Winner, Governor General's Award for Fiction
Shortlisted, IMPAC Dublin Literary Award and Commonwealth Writers' Prize
A 16th-century belle turned Robinson Crusoe, a female Don Quixote with an Inuit Sancho Panza — this is the heroine of the novel that won the 2003 Governor General's Award. Elle is a lusty, subversive riff on the discovery of the New World, the moment of first contact.
Based on what might be a true story, the novel chronicles the ordeals and adventures of a young French woman marooned on the desolate Isle of Demons during Jacques Cartier's ill-fated third and last attempt to colonize Canada.
In this new readers' guide edition, Douglas Glover's carnal whirlwind of myth and story, of beauty and hilarity brings the past violently and unexpectedly into the present. His well-known scatological realism, exuberant violence, and dark, unsettling humour give his unique version of history a thoroughly modern chill.
"Lascivious, bizarre, entertaining... Glover has a wonderful facility for imagery, language, farce, and the grotesque."
"Douglas Glover imagines our history as no one else can . . . Equal to Solomon Gursky in its contribution to Canadian mythography."
"A boisterously bawdy re-dreaming of the birth of the nation."
"A packed read, delivering imagery, history, humour, and wonderfully creative writing."
"Historical fiction at its most innovative, a seriously whimsical book full of arcane lore from the first days of the European settlement of the New World.

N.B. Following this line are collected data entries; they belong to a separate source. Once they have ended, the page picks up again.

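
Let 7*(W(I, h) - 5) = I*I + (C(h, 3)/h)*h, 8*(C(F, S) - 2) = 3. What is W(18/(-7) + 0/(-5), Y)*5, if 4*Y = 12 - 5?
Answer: 86215/2744 ≈ 31.419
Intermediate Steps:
Y = 7/4 (Y = (12 - 5)/4 = (¼)*7 = 7/4 ≈ 1.7500)
C(F, S) = 19/8 (C(F, S) = 2 + (⅛)*3 = 2 + 3/8 = 19/8)
W(I, h) = 299/56 + I²/7 (W(I, h) = 5 + (I*I + (19/(8*h))*h)/7 = 5 + (I² + 19/8)/7 = 5 + (19/8 + I²)/7 = 5 + (19/56 + I²/7) = 299/56 + I²/7)
W(18/(-7) + 0/(-5), Y)*5 = (299/56 + (18/(-7) + 0/(-5))²/7)*5 = (299/56 + (18*(-⅐) + 0*(-⅕))²/7)*5 = (299/56 + (-18/7 + 0)²/7)*5 = (299/56 + (-18/7)²/7)*5 = (299/56 + (⅐)*(324/49))*5 = (299/56 + 324/343)*5 = (17243/2744)*5 = 86215/2744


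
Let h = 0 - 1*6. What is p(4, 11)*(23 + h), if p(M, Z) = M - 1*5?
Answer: -17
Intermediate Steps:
h = -6 (h = 0 - 6 = -6)
p(M, Z) = -5 + M (p(M, Z) = M - 5 = -5 + M)
p(4, 11)*(23 + h) = (-5 + 4)*(23 - 6) = -1*17 = -17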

A remarkable, wondrous experience."
"A wickedly smart narrative and a post-modern, wise-cracking approach to history."
"[Elle is] a maginificent hail Mary of pure imagination... a ribald, raunchy wit with a talent for searing self-investigation... Glover's prose throughout, while being consistent in voice, is also a rich blend of elegance and punch, raw affect and slippery allusion."
"Knotty, intelligent, often raucously funny."
"A historical novel with a postmodern heart . . . Elle occupies a frozen nether world between fantasy and reality."